サークルKサンクスは停電と節電の取り組みを相次いで開始する。停電には太陽電池と蓄電池の組み合わせで取り組む。電力センサーとデータ収集で効果的な節電を進めていく。

» 2012年02月17日 17時30分 公開
[畑陽一郎,@IT MONOist]
災害に強いコンビニ、太陽電池と蓄電池で営業可能 サークルKサンクス

 停電で苦しむのは一般住宅やオフィス、工場だけではない。商業施設も同じだ。太陽電池モジュールやリチウムイオン二次電池モジュール(蓄電池)の低価格化、他品種化が進む中、コンビニエンスストアでも太陽電池と蓄電池を組み合わせたエネルギー対策が進み始めた*1)

*1)太陽電池モジュールだけをコンビニエンスストアで利用する取り組みは2000年以前から進んでいる。ローソンは2010年6月に太陽電池モジュールと蓄電池を組み合わせた店舗を「創エネ店舗」として展開し始めている。

 サークルKサンクス*2)は、緊急時の電力確保に向けた取り組みを2012年2月18日から開始する。太陽電池と蓄電池を直営店舗の「サークルK一宮花池店」(愛知県一宮市)に配置した。

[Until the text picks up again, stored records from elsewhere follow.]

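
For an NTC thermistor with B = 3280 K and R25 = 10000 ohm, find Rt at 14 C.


NTC thermistor equation: Rt = R25 * exp(B * (1/T - 1/T25)).
T in Kelvin: 287.15 K, T25 = 298.15 K
1/T - 1/T25 = 1/287.15 - 1/298.15 = 0.00012848
B * (1/T - 1/T25) = 3280 * 0.00012848 = 0.4214
Rt = 10000 * exp(0.4214) = 15241.4 ohm

15241.4 ohm


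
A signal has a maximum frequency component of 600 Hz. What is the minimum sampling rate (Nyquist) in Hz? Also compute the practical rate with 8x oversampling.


By Nyquist theorem, fs_min = 2 * fmax.
fs_min = 2 * 600 = 1200 Hz
Practical rate = 8 * fs_min = 8 * 1200 = 9600 Hz

fs_min = 1200 Hz, fs_practical = 9600 Hz


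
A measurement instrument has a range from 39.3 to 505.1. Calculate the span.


Span = upper range - lower range.
Span = 505.1 - (39.3)
Span = 465.8

465.8


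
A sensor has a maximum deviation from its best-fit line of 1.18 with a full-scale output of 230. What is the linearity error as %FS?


Linearity error = (max deviation / full scale) * 100%.
Linearity = (1.18 / 230) * 100
Linearity = 0.513 %FS

0.513 %FS


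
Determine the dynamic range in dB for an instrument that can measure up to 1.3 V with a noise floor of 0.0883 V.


Dynamic range = 20 * log10(Vmax / Vnoise).
DR = 20 * log10(1.3 / 0.0883)
DR = 20 * log10(14.72)
DR = 23.36 dB

23.36 dB


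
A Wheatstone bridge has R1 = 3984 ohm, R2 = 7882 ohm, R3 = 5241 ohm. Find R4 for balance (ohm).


At balance: R1*R4 = R2*R3, so R4 = R2*R3/R1.
R4 = 7882 * 5241 / 3984
R4 = 41309562 / 3984
R4 = 10368.87 ohm

10368.87 ohm


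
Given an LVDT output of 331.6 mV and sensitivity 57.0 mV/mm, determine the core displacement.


Displacement = Vout / sensitivity.
d = 331.6 / 57.0
d = 5.818 mm

5.818 mm


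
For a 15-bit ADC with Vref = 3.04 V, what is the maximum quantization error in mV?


The maximum quantization error is +/- LSB/2.
LSB = Vref / 2^n = 3.04 / 32768 = 9.277e-05 V
Max error = LSB / 2 = 9.277e-05 / 2 = 4.639e-05 V
Max error = 0.0464 mV

0.0464 mV


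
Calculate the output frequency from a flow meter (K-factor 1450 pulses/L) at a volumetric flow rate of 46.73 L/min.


Frequency = K * Q / 60 (converting L/min to L/s).
f = 1450 * 46.73 / 60
f = 67758.5 / 60
f = 1129.31 Hz

1129.31 Hz


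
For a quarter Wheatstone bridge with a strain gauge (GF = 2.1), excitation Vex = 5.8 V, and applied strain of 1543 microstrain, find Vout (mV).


Quarter bridge output: Vout = (GF * epsilon * Vex) / 4.
Vout = (2.1 * 1543e-6 * 5.8) / 4
Vout = 0.01879374 / 4 V
Vout = 0.00469843 V = 4.6984 mV

4.6984 mV


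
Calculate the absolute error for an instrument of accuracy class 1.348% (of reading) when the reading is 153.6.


Absolute error = (accuracy% / 100) * reading.
Error = (1.348 / 100) * 153.6
Error = 0.01348 * 153.6
Error = 2.0705

2.0705


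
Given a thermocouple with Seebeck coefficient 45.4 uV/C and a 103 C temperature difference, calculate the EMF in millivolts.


The thermocouple output V = sensitivity * dT.
V = 45.4 uV/C * 103 C
V = 4676.2 uV
V = 4.676 mV

4.676 mV


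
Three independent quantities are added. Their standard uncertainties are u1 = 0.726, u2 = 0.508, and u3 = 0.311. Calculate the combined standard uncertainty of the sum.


For a sum of independent quantities, uc = sqrt(u1^2 + u2^2 + u3^2).
uc = sqrt(0.726^2 + 0.508^2 + 0.311^2)
uc = sqrt(0.527076 + 0.258064 + 0.096721)
uc = 0.9391

0.9391


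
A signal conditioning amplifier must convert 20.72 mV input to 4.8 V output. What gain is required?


Gain = Vout / Vin (converting to same units).
G = 4.8 V / 20.72 mV
G = 4800.0 mV / 20.72 mV
G = 231.66

231.66


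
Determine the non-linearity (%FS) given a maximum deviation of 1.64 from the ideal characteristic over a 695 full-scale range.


Linearity error = (max deviation / full scale) * 100%.
Linearity = (1.64 / 695) * 100
Linearity = 0.236 %FS

0.236 %FS


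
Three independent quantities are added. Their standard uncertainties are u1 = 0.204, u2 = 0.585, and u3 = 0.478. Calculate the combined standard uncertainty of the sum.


For a sum of independent quantities, uc = sqrt(u1^2 + u2^2 + u3^2).
uc = sqrt(0.204^2 + 0.585^2 + 0.478^2)
uc = sqrt(0.041616 + 0.342225 + 0.228484)
uc = 0.7825

0.7825


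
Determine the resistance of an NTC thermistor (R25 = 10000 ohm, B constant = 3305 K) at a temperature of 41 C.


NTC thermistor equation: Rt = R25 * exp(B * (1/T - 1/T25)).
T in Kelvin: 314.15 K, T25 = 298.15 K
1/T - 1/T25 = 1/314.15 - 1/298.15 = -0.00017082
B * (1/T - 1/T25) = 3305 * -0.00017082 = -0.5646
Rt = 10000 * exp(-0.5646) = 5686.0 ohm

5686.0 ohm


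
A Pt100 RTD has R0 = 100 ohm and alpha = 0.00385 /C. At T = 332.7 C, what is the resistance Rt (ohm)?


The RTD equation: Rt = R0 * (1 + alpha * T).
Rt = 100 * (1 + 0.00385 * 332.7)
Rt = 100 * (1 + 1.280895)
Rt = 100 * 2.280895
Rt = 228.09 ohm

228.09 ohm


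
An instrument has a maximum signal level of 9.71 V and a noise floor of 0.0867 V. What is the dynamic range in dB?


Dynamic range = 20 * log10(Vmax / Vnoise).
DR = 20 * log10(9.71 / 0.0867)
DR = 20 * log10(112.0)
DR = 40.98 dB

40.98 dB


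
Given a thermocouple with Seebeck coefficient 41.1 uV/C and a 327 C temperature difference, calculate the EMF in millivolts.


The thermocouple output V = sensitivity * dT.
V = 41.1 uV/C * 327 C
V = 13439.7 uV
V = 13.44 mV

13.44 mV


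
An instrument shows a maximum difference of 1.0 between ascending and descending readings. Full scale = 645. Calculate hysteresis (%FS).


Hysteresis = (max difference / full scale) * 100%.
H = (1.0 / 645) * 100
H = 0.155 %FS

0.155 %FS


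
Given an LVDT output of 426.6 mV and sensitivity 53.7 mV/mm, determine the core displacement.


Displacement = Vout / sensitivity.
d = 426.6 / 53.7
d = 7.944 mm

7.944 mm


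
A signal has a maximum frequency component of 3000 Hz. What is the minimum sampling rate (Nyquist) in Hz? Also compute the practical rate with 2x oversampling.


By Nyquist theorem, fs_min = 2 * fmax.
fs_min = 2 * 3000 = 6000 Hz
Practical rate = 2 * fs_min = 2 * 6000 = 12000 Hz

fs_min = 6000 Hz, fs_practical = 12000 Hz


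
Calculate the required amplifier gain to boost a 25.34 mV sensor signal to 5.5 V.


Gain = Vout / Vin (converting to same units).
G = 5.5 V / 25.34 mV
G = 5500.0 mV / 25.34 mV
G = 217.05

217.05


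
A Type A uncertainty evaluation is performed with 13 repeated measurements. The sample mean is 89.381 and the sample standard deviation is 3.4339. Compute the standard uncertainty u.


The standard uncertainty for Type A evaluation is u = s / sqrt(n).
u = 3.4339 / sqrt(13)
u = 3.4339 / 3.6056
u = 0.9524

0.9524


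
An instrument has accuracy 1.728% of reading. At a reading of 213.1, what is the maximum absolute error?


Absolute error = (accuracy% / 100) * reading.
Error = (1.728 / 100) * 213.1
Error = 0.01728 * 213.1
Error = 3.6824

3.6824


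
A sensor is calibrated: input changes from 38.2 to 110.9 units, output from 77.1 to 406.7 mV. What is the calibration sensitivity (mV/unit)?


Sensitivity = (y2 - y1) / (x2 - x1).
S = (406.7 - 77.1) / (110.9 - 38.2)
S = 329.6 / 72.7
S = 4.5337 mV/unit

4.5337 mV/unit


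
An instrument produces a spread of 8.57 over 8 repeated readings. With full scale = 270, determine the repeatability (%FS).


Repeatability = (spread / full scale) * 100%.
R = (8.57 / 270) * 100
R = 3.174 %FS

3.174 %FS


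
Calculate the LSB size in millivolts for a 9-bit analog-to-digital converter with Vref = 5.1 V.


The resolution (LSB) of an ADC is Vref / 2^n.
LSB = 5.1 / 2^9
LSB = 5.1 / 512
LSB = 0.00996094 V = 9.9609375 mV

9.9609375 mV


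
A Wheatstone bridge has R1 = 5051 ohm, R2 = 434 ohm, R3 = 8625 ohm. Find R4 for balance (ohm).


At balance: R1*R4 = R2*R3, so R4 = R2*R3/R1.
R4 = 434 * 8625 / 5051
R4 = 3743250 / 5051
R4 = 741.09 ohm

741.09 ohm


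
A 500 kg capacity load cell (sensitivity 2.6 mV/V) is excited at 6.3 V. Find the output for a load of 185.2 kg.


Vout = rated_output * Vex * (load / capacity).
Vout = 2.6 * 6.3 * (185.2 / 500)
Vout = 2.6 * 6.3 * 0.3704
Vout = 6.067 mV

6.067 mV


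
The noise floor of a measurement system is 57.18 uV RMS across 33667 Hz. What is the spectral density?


Noise spectral density = Vrms / sqrt(BW).
NSD = 57.18 / sqrt(33667)
NSD = 57.18 / 183.4857
NSD = 0.3116 uV/sqrt(Hz)

0.3116 uV/sqrt(Hz)


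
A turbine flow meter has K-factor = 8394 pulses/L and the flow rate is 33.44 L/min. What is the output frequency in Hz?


Frequency = K * Q / 60 (converting L/min to L/s).
f = 8394 * 33.44 / 60
f = 280695.36 / 60
f = 4678.26 Hz

4678.26 Hz


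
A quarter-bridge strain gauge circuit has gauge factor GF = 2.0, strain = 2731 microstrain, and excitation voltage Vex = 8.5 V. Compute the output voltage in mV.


Quarter bridge output: Vout = (GF * epsilon * Vex) / 4.
Vout = (2.0 * 2731e-6 * 8.5) / 4
Vout = 0.046427 / 4 V
Vout = 0.01160675 V = 11.6067 mV

11.6067 mV


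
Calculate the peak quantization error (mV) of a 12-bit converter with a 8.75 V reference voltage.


The maximum quantization error is +/- LSB/2.
LSB = Vref / 2^n = 8.75 / 4096 = 0.00213623 V
Max error = LSB / 2 = 0.00213623 / 2 = 0.00106812 V
Max error = 1.0681 mV

1.0681 mV


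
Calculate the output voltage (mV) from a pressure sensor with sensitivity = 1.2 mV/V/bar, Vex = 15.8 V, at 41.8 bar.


Output = sensitivity * Vex * P.
Vout = 1.2 * 15.8 * 41.8
Vout = 18.96 * 41.8
Vout = 792.53 mV

792.53 mV


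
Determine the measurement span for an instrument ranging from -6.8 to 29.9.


Span = upper range - lower range.
Span = 29.9 - (-6.8)
Span = 36.7

36.7


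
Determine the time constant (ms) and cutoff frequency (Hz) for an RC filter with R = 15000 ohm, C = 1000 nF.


Time constant: tau = R * C.
tau = 15000 * 1.00e-06 = 0.015 s
tau = 15.0 ms
Cutoff frequency: fc = 1 / (2*pi*R*C).
fc = 1 / (2*pi*0.015) = 10.61 Hz

tau = 15.0 ms, fc = 10.61 Hz


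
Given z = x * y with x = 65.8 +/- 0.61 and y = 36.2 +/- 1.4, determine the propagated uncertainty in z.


For a product z = x*y, the relative uncertainty is:
uz/z = sqrt((ux/x)^2 + (uy/y)^2)
Relative uncertainties: ux/x = 0.61/65.8 = 0.009271
uy/y = 1.4/36.2 = 0.038674
z = 65.8 * 36.2 = 2382.0
uz = 2382.0 * sqrt(0.009271^2 + 0.038674^2) = 94.73

94.73


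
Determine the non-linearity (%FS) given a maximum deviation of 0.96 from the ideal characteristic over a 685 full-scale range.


Linearity error = (max deviation / full scale) * 100%.
Linearity = (0.96 / 685) * 100
Linearity = 0.14 %FS

0.14 %FS


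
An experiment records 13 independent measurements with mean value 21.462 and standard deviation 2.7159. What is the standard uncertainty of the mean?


The standard uncertainty for Type A evaluation is u = s / sqrt(n).
u = 2.7159 / sqrt(13)
u = 2.7159 / 3.6056
u = 0.7533

0.7533


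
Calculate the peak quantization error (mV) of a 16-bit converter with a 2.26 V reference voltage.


The maximum quantization error is +/- LSB/2.
LSB = Vref / 2^n = 2.26 / 65536 = 3.448e-05 V
Max error = LSB / 2 = 3.448e-05 / 2 = 1.724e-05 V
Max error = 0.0172 mV

0.0172 mV


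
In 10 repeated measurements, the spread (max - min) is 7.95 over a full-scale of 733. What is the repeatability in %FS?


Repeatability = (spread / full scale) * 100%.
R = (7.95 / 733) * 100
R = 1.085 %FS

1.085 %FS


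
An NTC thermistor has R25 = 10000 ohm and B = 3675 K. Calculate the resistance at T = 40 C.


NTC thermistor equation: Rt = R25 * exp(B * (1/T - 1/T25)).
T in Kelvin: 313.15 K, T25 = 298.15 K
1/T - 1/T25 = 1/313.15 - 1/298.15 = -0.00016066
B * (1/T - 1/T25) = 3675 * -0.00016066 = -0.5904
Rt = 10000 * exp(-0.5904) = 5540.9 ohm

5540.9 ohm


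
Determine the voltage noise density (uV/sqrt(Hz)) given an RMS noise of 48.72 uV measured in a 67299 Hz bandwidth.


Noise spectral density = Vrms / sqrt(BW).
NSD = 48.72 / sqrt(67299)
NSD = 48.72 / 259.4205
NSD = 0.1878 uV/sqrt(Hz)

0.1878 uV/sqrt(Hz)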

*2) サークルKサンクスの店舗数は6242店(2012年1月末時点)。

図1 産業住宅用リチウムイオン蓄電システム 容量は3.2kWh。寸法は幅560mm×高さ630mm×奥行き600mm、重量は92kg。出典:パナソニック

 パナソニックの業務用蓄電池(容量3.2kWh、図1)と、パナソニックの太陽電池モジュール(容量5kW、年間予想発電電力量4819kWh)を組み合わせた。これらの機器を自動切り替え機能を備えたバックアップ切り替え盤に接続する。

 平常時には、太陽電池モジュールで発電した電力を一部蓄電する。夜間は店舗正面のファサード看板やポール看板の照明に全て使う(図2)。

図2 平常時の電流の流れ 太陽電池モジュールからの電力を日中、蓄電池に送り、夜間の看板照明に利用する。青線は太陽光と蓄電池の電力を示す。出典:サークルKサンクス

 停電時は、自動動作するバックアップ切り替え盤を活用する。日中であれば、太陽電池モジュールからの電力をPOSレジ(1台)やストアコントローラー*3)、一部の照明、蓄電池に振り分け、夜間は蓄電池からの電力を店内で利用することを計画している(図3)。

*3) ストアコントローラーとは、商品単価や商品コードを記録し、POSレジや在庫検品用のハンディーターミナルなどの機器と連携して店舗業務を管理するPC。

図3 停電時の電流の流れ 日中は太陽電池モジュールと蓄電池を組み合わせて利用し、夜間は蓄電池だけに頼る。POSレジとストアコントローラーでの蓄電池電力は当初利用しない。「今後の利用を検討中である」(同社)。出典:サークルKサンクス

消費電力センサーを使った省エネの取り組みも

 同社は節電に関しても新しい取り組みを始める。電力センサーとデータ収集装置を組み合わせて、無駄な電力消費を突き止めることが狙いだ。2月27日から「サンクス西千葉駅前店」(千葉市稲毛区)で開始する。

 大型設備(冷機)の他、カウンター器具など全ての設備のコンセントに合計数十個の電力センサーを取り付け、消費電力量を常時測定する(図4)。電力データを収集、分析後、店舗オペーレーションを最適化することで、消費電力量を5〜8%削減できると予測する。「小口照明などの無意識に利用している電力の洗い出しを狙う」(サークルKサンクス)。

図4 電力量の測定結果 コンセントごとに消費電力データを収集し、節電に役立てる。出典:サークルKサンクス

 サークルKサンクスは、両店舗の運用データを収集し、効果的な利用ノウハウを蓄積後、他店舗で展開を進めていく計画だ。